People would arrive at our outer office to find our assistant, Jennifer, frequently standing on her head. She was maybe our strangest (which is saying something). The way David and I worked was to dictate scripts while our assistant took shorthand. There would be moments of silence while David and I tried to come up with a line. Jennifer would start chuckling. We’d ask what was so funny and she said, “Oh, I’m just anticipating that you guys will come up with something really funny and I’ll want to laugh”. I once said, “Oh really? Could you possibly anticipate just what the line is?”

Jennifer didn’t last very long either. One day at the commissary she was having lunch on the outdoor patio. She was the only one out there. It was a blustery windy day. Anyway, a tree branch fell and hit her in the head. I think she’s still suing the studio.
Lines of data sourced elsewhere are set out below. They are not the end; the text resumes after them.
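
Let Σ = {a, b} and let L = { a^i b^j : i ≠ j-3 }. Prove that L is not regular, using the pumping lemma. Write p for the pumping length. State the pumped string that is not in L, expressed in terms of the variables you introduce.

a^{p+p!} b^{p+p!+3}

Assume L is regular; let p be its pumping constant.
Choose w = a^p b^{p+p!+3}. Since p ≠ (p+p!+3)-3 = p+p!, w ∈ L; and |w| ≥ p.
By the pumping lemma, w = xyz with |xy| ≤ p and y is nonempty.
Since the first p symbols of w are all a's and |xy| ≤ p, y lies entirely in the leading a-block: y = a^k for some k with 1 ≤ k ≤ p.
Since 1 ≤ k ≤ p, k divides p!; set t = 1 + p!/k. Then xy^t z has p + (p!/k)·k = p + p! copies of a. Now the a-count is p+p! and (b-count)-3 = (p+p!+3)-3 = p+p!, so i ≠ j-3 fails. So xy^t z = a^{p+p!} b^{p+p!+3} ∉ L.
This is a contradiction; hence L is not regular.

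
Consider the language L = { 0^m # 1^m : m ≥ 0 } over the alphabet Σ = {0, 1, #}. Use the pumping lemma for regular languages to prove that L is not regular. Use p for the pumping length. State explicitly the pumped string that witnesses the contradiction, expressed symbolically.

0^{p+k} # 1^p

Toward a contradiction, assume L is regular with pumping length p.
Take w = 0^p # 1^p ∈ L with |w| = 2p+1 ≥ p.
Write w = xyz as guaranteed by the lemma, with |xy| ≤ p and |y| > 0.
Because |xy| ≤ p and w begins with p copies of 0, we have y = 0^k with 1 ≤ k ≤ p.
Pump with i = 2: xy^2z = 0^{p+k} # 1^p, which would require p+k = p. But k ≥ 1, so xy^2z ∉ L.
This contradicts the pumping lemma, so L is not regular.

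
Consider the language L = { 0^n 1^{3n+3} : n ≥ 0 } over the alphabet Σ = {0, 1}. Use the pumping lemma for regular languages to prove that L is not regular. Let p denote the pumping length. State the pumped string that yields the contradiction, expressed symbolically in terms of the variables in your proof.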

Another tree branch figured in an incident with assistant Paula. She lived alone in a Westside apartment and one morning her bird gets out of his cage and roosts on a nearby tree branch. When that happens what do you do? A lot of people might call the fire department. Not Paula. I get a call at 8 AM from the studio asking me to approve an expenditure that would be charged against our production company. $20,000. “Are you fucking kidding? $20,000? We don’t even have a show on the air. What is this for?” “A stunt man”. Paula had asked for a studio stunt man to come out, climb the tree, and get her bird down.” Needless to say I did not approve the request.

We once had a lovely spinster-type secretary named Marge. She too lived alone. She had one real love in her life, this very cool little red Porsche. One day she looks out the window and a tow truck is hooking it up. She runs down frantic only to learn that this was a stolen car that the FBI had been tracking for two years. And until she produced her proof-of-purchase from another party she was in grave danger of being charged for the theft and hauled off to prison.
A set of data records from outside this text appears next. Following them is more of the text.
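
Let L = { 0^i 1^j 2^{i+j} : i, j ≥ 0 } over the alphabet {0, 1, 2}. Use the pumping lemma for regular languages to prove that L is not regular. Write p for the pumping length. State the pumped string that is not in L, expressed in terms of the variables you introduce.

Assume L is regular. Let p be the pumping length given by the pumping lemma.
Take w = 0^p 1^p 2^{2p} ∈ L (with i=j=p, i+j=2p), |w| = 4p ≥ p.
Write w = xyz as guaranteed by the lemma, with |xy| ≤ p and |y| > 0.
The first p characters of w are 0's, so xy (and hence y) consists only of 0's. Write y = 0^k, 1 ≤ k ≤ p.
Consider xy^2z = 0^{p+k} 1^p 2^{2p}. Now the 0- and 1-counts sum to 2p+k, but the 2-count is 2p ≠ 2p+k. So xy^2z ∉ L.
This is a contradiction; hence L is not regular.

0^{p+k} 1^p 2^{2p}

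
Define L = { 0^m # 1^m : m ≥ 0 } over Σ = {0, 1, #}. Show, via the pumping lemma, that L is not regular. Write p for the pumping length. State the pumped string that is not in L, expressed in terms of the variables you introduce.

Toward a contradiction, assume L is regular with pumping length p.
Take w = 0^p # 1^p ∈ L with |w| = 2p+1 ≥ p.
By the pumping lemma, w = xyz with |xy| ≤ p and |y| ≥ 1.
The first p characters of w are 0's, so xy (and hence y) consists only of 0's. Write y = 0^k, 1 ≤ k ≤ p.
Pump with i = 2: xy^2z = 0^{p+k} # 1^p, which would require p+k = p. But k ≥ 1, so xy^2z ∉ L.
Contradiction. Therefore L is not regular.

0^{p+k} # 1^p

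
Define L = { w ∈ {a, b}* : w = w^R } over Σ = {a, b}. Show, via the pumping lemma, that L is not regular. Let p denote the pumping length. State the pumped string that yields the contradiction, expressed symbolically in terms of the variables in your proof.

a^{p+k} b a^p

Assume L is regular; let p be its pumping constant.
Take w = a^p b a^p, a palindrome of length 2p+1 ≥ p.
The pumping lemma gives a decomposition w = xyz where |xy| ≤ p and y is nonempty.
Since the first p symbols of w are all a's and |xy| ≤ p, y lies entirely in the leading a-block: y = a^k for some k with 1 ≤ k ≤ p.
Pump with i = 2: xy^2z = a^{p+k} b a^p. Its reverse is a^p b a^{p+k}, which differs from xy^2z since k ≥ 1. So xy^2z is not a palindrome and xy^2z ∉ L.
Contradiction. Therefore L is not regular.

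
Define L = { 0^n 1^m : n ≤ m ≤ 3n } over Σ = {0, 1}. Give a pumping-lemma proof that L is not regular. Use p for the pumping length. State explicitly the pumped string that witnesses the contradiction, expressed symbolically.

Assume L is regular; let p be its pumping constant.
Take w = 0^p 1^p ∈ L (since p ≤ p ≤ 3p), with |w| = 2p ≥ p.
Write w = xyz as guaranteed by the lemma, with |xy| ≤ p and y is nonempty.
The first p characters of w are 0's, so xy (and hence y) consists only of 0's. Write y = 0^k, 1 ≤ k ≤ p.
Pump with i = 2: xy^2z = 0^{p+k} 1^p. Now n = p+k > p = m, so the condition n ≤ m fails. Thus xy^2z ∉ L.
This contradicts the pumping lemma, so L is not regular.

0^{p+k} 1^p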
Assistant Wendy wound up on one of those Judge Judy shows suing a Smurf for scaring her kid at a birthday party. The Smurf won.  Those blue guys really know how to lawyer-up. 
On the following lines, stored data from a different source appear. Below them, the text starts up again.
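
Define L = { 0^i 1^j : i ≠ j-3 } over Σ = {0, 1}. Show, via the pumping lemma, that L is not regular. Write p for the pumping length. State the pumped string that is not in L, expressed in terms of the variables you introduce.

Assume L is regular. Let p be the pumping length given by the pumping lemma.
Choose w = 0^p 1^{p+p!+3}. Since p ≠ (p+p!+3)-3 = p+p!, w ∈ L; and |w| ≥ p.
By the pumping lemma, w = xyz with |xy| ≤ p and |y| ≥ 1.
Because |xy| ≤ p and w begins with p copies of 0, we have y = 0^k with 1 ≤ k ≤ p.
Since 1 ≤ k ≤ p, k divides p!; set t = 1 + p!/k. Then xy^t z has p + (p!/k)·k = p + p! copies of 0. Now the 0-count is p+p! and (1-count)-3 = (p+p!+3)-3 = p+p!, so i ≠ j-3 fails. So xy^t z = 0^{p+p!} 1^{p+p!+3} ∉ L.
This is a contradiction; hence L is not regular.

0^{p+p!} 1^{p+p!+3}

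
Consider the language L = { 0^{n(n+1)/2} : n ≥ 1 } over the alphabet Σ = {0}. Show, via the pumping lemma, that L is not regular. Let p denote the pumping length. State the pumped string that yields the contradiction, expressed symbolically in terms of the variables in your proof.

0^{p(p+1)/2+k}

Toward a contradiction, assume L is regular with pumping length p.
Take w = 0^{p(p+1)/2} ∈ L with |w| = p(p+1)/2 ≥ p.
Write w = xyz as guaranteed by the lemma, with |xy| ≤ p and |y| > 0.
Then y = 0^k for some k with 1 ≤ k ≤ p.
Pump with i = 2: xy^2z = 0^{p(p+1)/2+k}. Since 1 ≤ k ≤ p, p(p+1)/2 < p(p+1)/2+k ≤ p(p+1)/2+p < (p+1)(p+2)/2, so p(p+1)/2+k is strictly between consecutive triangular numbers. So xy^2z ∉ L.
This is a contradiction; hence L is not regular.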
One of our assistants had an affair with a rock star. And another had an X-rated episode with a very well-known celebrity involving a dungeon.

But like I said, we loved them all. And one I very much miss. Sue Herring (real name), who’s no longer with us. Mrs. Blankenship will soon fade from memory but Ms. Herring I’ll never forget.


Matt said...

Did you have any male assistants?

l.a.guy said...

Great stories. I don't suppose you still have the pictures of Emily? It would really bring the story to life...

Unrelated Friday question:

Did you ever, or were you ever tempted, to try working as a stand-up comedian? Are comedy writers frustrated stand-ups, or is it the other way around? Also, have you ever worked on a show with writers who were stand-ups and if so is it good or bad?


Mac said...

I just feel for Wendy. Condemned to regret leaving the comedy transcription game, as she sits violently sticking pins into that Smurf voodoo doll.

John S said...

I remember that episode about the Smurf! It was Judge Wapner's PEOPLE'S COURT, and the Judge had a chance to show off his show biz knowledge. When your former secretary complained that the Smurf was played by a six-foot-tall black man, the judge said, "Who did you think should play the part? Somebody like Billy Barty? You know who he is, Billy Barty?"

emily said...

Remember the good old days, when names were changed to protect the innocent?

Thanks a pantload.

Peter said...

Loved Mrs. Blankenship, too! She brought some wonderful comic relief to the party. I'm mad at Mad Men for kicking her off (though I did enjoy the way the staff slipped her by clients in the meeting room - a perfect comic send off).

David Schwartz said...

I was a male assistant for a writing team in the 1980's that worked on a number of sitcoms of the day. Not Levine and Isaacs, but well known writers just the same. Hmmm... someday maybe I'll blog about the writers escapades like Ken did about his assistants... (actually, there wasn't all that much interesting stuff going on besides rewriting scripts all day long)!